The film's central and most extraordinary asset is a collection of personal footage shot by Damion "D-Roc" Butler — Biggie's closest childhood friend and a member of his inner circle throughout his career. Butler carried a camcorder everywhere, capturing Biggie in hotel rooms, backstage, on tour buses, at recording sessions, at family dinners, and at the kitchen table in his mother's apartment in Brooklyn. The footage, unseen for over two decades, forms the visual backbone of the film.

"He was gentle. He was funny. He was home." — Damion "D-Roc" Butler

What emerges from that footage is a portrait radically at odds with the mythological "King of New York" image that has dominated Biggie's posthumous reputation. The Christopher Wallace who appears in Butler's home movies is warm, goofy, tender, and restless. He does impressions. He plays with his daughter T'yanna. He cracks up laughing at things other people say.

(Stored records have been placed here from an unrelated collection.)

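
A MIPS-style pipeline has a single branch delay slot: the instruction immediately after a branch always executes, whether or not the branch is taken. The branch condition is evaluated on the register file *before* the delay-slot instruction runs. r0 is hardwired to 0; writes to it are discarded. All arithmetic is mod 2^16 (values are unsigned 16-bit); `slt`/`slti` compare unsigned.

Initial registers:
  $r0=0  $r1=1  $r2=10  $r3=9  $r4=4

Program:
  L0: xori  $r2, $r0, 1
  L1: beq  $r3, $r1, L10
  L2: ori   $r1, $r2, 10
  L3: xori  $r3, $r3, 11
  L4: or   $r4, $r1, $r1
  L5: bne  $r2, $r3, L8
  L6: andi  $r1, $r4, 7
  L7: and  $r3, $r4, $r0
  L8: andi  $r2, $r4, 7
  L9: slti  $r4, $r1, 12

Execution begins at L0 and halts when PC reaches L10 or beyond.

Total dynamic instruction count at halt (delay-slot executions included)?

PC=0  xori  $r2, $r0, 1      | $r0=0 $r1=1 $r2=1 $r3=9 $r4=4
PC=1  beq  $r3, $r1, L10     | $r0=0 $r1=1 $r2=1 $r3=9 $r4=4  [not taken]
PC=2  ori   $r1, $r2, 10     | $r0=0 $r1=11 $r2=1 $r3=9 $r4=4
PC=3  xori  $r3, $r3, 11     | $r0=0 $r1=11 $r2=1 $r3=2 $r4=4
PC=4  or   $r4, $r1, $r1     | $r0=0 $r1=11 $r2=1 $r3=2 $r4=11
PC=5  bne  $r2, $r3, L8      | $r0=0 $r1=11 $r2=1 $r3=2 $r4=11  [TAKEN]
PC=6  andi  $r1, $r4, 7      | $r0=0 $r1=3 $r2=1 $r3=2 $r4=11
PC=8  andi  $r2, $r4, 7      | $r0=0 $r1=3 $r2=3 $r3=2 $r4=11
PC=9  slti  $r4, $r1, 12     | $r0=0 $r1=3 $r2=3 $r3=2 $r4=1

9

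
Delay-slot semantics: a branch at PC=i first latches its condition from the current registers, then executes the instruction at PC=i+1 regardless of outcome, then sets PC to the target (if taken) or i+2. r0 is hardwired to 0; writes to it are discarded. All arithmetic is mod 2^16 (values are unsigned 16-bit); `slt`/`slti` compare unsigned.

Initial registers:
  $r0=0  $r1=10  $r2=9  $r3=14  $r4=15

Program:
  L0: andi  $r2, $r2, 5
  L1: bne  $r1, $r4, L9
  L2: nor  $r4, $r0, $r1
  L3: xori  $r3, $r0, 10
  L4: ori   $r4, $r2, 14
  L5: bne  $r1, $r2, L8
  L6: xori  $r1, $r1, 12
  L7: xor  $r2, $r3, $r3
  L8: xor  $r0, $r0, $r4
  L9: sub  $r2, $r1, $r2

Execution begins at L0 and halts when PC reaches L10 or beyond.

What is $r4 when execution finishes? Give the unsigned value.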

He is, unmistakably, a young man from Brooklyn who has not yet fully understood that his life has become historic.

Voletta Wallace, who serves as the film's moral center, provides narration and extended interviews that anchor the documentary in the intimate specifics of her son's childhood. She describes his artistic gift — the way he could recite everything he'd ever heard, word for word — with the matter-of-fact pride of a mother who knew, from the beginning, that she had produced something singular.

The film is also remarkably candid about the difficult years. Wallace's arrests, his time in North Carolina jail, his complicated relationships — Biggie: I Got a Story to Tell does not sanitize its subject. The Estate's willingness to permit this level of honesty reflects both their confidence in the documentary's ultimate portrait and their commitment to preserving the full truth of Christopher Wallace's life rather than a curated hagiography.

Sean Combs, who appears extensively in the film, is visibly emotional throughout. His account of Biggie's recording process — the way he would listen to a beat twice and then rap an entire verse from memory — has since become one of the film's most-quoted sequences. "I never saw anybody work like that," Combs says. "He made it look easy. And he never wanted you to know how hard he was really working."

Critics praised the film for its emotional restraint and visual richness. The Guardian gave it four stars, calling it "a necessary corrective to decades of myth." Rolling Stone named it one of the best music documentaries of 2021. It is, above all, a film that gives Christopher Wallace back to himself — not as a legend, but as a person.